Rocky and Devin were on a week’s leave from work, heading up for a visit to the Salem area, which they did at least once every year. But it wasn’t necessary that they hurry. Jackson Crow, Krewe field director, had told Griffin to take whatever time he needed weeks ago, when Alex Maple had first been attacked.
They had time to devote to this. So they’d start looking for Alex as a team. They’d find as many people involved in Alex’s life as they could. And they’d keep looking into the saying that had been written on Alex’s chest.
And then finally, after making all their plans, for what remained of that night, Vickie and Griffin were alone together at last.
“Glorious, gorgeous, naked flesh and spiked heels,” Griffin said huskily, sliding his hands beneath the oversize T-shirt she’d chosen for bed. “Beyond sexy, beyond sensual.”
There was nothing like the feel of his hands on that naked flesh for her, Vickie knew.
“Forgive me!” he murmured.
His kiss, hot and deliciously wet, all along her naked flesh. T-shirt gone, panties shed, his mouth, his touch on the length of her...
“You’re forgiven,” she told him.
He rolled with her, straddling over her, looking down deeply into her eyes.
“Prove it!” he challenged.
And so, her lips on his then-naked flesh, she did.
It was very late when they finally slept.
Vickie assumed that she’d sleep well.
She didn’t.
She dreamed that she heard her name being called. There was a plea to the sound; it was desperate cry for help.
She got up in the middle of the night.

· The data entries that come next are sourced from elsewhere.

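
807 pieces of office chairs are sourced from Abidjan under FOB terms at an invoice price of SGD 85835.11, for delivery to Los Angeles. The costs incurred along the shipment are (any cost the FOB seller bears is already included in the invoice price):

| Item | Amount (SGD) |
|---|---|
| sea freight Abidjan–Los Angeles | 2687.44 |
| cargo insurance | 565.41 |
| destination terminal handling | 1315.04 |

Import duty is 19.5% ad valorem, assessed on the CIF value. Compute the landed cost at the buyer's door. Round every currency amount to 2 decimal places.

FOB: the seller bears costs until goods are on board at the origin port; the buyer bears freight, insurance and all costs thereafter.
CIF value = FOB price + freight + insurance = 85835.11 + 2687.44 + 565.41 = 89087.96
Import duty = 89087.96 × 19.5% = 17372.15
Buyer bears: freight 2687.44 + insurance 565.41 + destination terminal 1315.04 + duty 17372.15 = 21940.04
Landed cost = invoice 85835.11 + 21940.04 = 107775.15

Total landed cost: SGD 107775.15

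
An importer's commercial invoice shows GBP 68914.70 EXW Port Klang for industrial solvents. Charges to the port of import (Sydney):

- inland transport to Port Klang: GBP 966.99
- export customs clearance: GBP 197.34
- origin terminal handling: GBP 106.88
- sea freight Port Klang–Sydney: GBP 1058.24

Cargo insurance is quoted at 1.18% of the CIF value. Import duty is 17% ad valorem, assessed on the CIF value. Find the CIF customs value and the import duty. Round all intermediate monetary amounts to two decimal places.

Let C be the CIF value. C = EXW price + pre-shipment costs + freight + 1.18% × C
C − 1.18% × C = 68914.70 + 966.99 + 197.34 + 106.88 + 1058.24
0.9882 × C = 71244.15
C = 71244.15 / 0.9882 = 72094.87
Insurance premium = 1.18% × 72094.87 = 850.72
Import duty = 72094.87 × 17% = 12256.13

CIF value: GBP 72094.87; import duty: GBP 12256.13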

It was very dark at first—there was just the bed with Griffin lying on the light patch of the white sheets, the darkness stretching before her.

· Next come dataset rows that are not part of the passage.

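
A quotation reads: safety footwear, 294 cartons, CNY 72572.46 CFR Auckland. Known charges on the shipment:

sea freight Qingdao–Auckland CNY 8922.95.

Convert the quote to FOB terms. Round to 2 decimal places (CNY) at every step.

From CFR to FOB, the seller no longer bears: freight.
FOB price = 72572.46 − 8922.95 = 63649.51

FOB price: CNY 63649.51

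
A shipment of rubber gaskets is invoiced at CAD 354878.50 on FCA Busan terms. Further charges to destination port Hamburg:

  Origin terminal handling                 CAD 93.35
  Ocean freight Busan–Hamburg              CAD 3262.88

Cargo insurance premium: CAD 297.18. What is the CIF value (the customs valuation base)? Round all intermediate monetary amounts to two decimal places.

CIF = FCA price + pre-shipment costs + freight + insurance
CIF = 354878.50 + 93.35 + 3262.88 + 297.18 = 358531.91

CIF value: CAD 358531.91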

She found her robe and slipped into it, seeing a vague form of light in front of her.
She was walking through a forest trail. The trees were rich and deep and beautiful. She could smell the lushness of the earth.
“Vickie...please...”
The sound was closer. She kept moving.
She could hear a rush of water. She was coming to something...a stream or a river.
She hurried through the trees, and she came to a clearing.

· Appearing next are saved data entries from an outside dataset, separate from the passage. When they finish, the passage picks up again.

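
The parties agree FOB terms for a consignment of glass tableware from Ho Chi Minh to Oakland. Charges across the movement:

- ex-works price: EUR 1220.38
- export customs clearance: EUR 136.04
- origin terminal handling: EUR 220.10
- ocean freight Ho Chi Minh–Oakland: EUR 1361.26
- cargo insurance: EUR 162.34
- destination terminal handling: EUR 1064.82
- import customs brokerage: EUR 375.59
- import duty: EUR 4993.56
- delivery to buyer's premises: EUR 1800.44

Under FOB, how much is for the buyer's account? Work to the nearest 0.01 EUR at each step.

FOB: the seller bears costs until goods are on board at the origin port; the buyer bears freight, insurance and all costs thereafter.
Seller's account: goods 1220.38 + export clearance 136.04 + origin terminal 220.10 = 1576.52
Buyer's account: freight 1361.26 + insurance 162.34 + destination terminal 1064.82 + brokerage 375.59 + duty 4993.56 + delivery 1800.44 = 9758.01

Buyer's account: EUR 9758.01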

The water was to her left; it was a big river, or a lake. Little mountain-peak-like islands seemed to rise from it.
“Vickie...”
She looked straight ahead.
There was a terrible scream; the misty light increased.
In front of her there was an inverted cross and, from it, a woman had been hanged upside down.
For a horrible moment, it seemed as if she looked at Vickie. As if she was pleading for help.
But that was impossible. The world around her was red. The ground pooled with red. Her hair fell in crimson streams.
Her throat had been slit.
And the red everywhere was the blood that ran from her throat. Ran...
And then gushed. And it filled the path and the river and began to climb, obscuring even the mountains, and Vickie turned and ran back, tried to run away from the blood.
“Vickie!”
It was Alex’s voice. Alex was behind her, calling for help.
“Vickie!”
She woke up in Griffin’s arms. He was holding her, cradling her, soothing her.
“It’s all right...it’s all right.”
“Griffin...”
“You were dreaming. A nightmare.”
“It was Alex, Griffin. I mean...is it possible? He was calling to me. I could hear him, I could hear him in my mind just as clearly as if...as if he was here.”
Griffin pulled her closer, smoothing back her hair.
“We’re going to find him, Vickie. We’re going to find him.”
“Do you think that he could be calling to me?” she asked.
He eased her back down with him. “From what I’ve seen in life—and death—just about anything is possible,” he told her softly.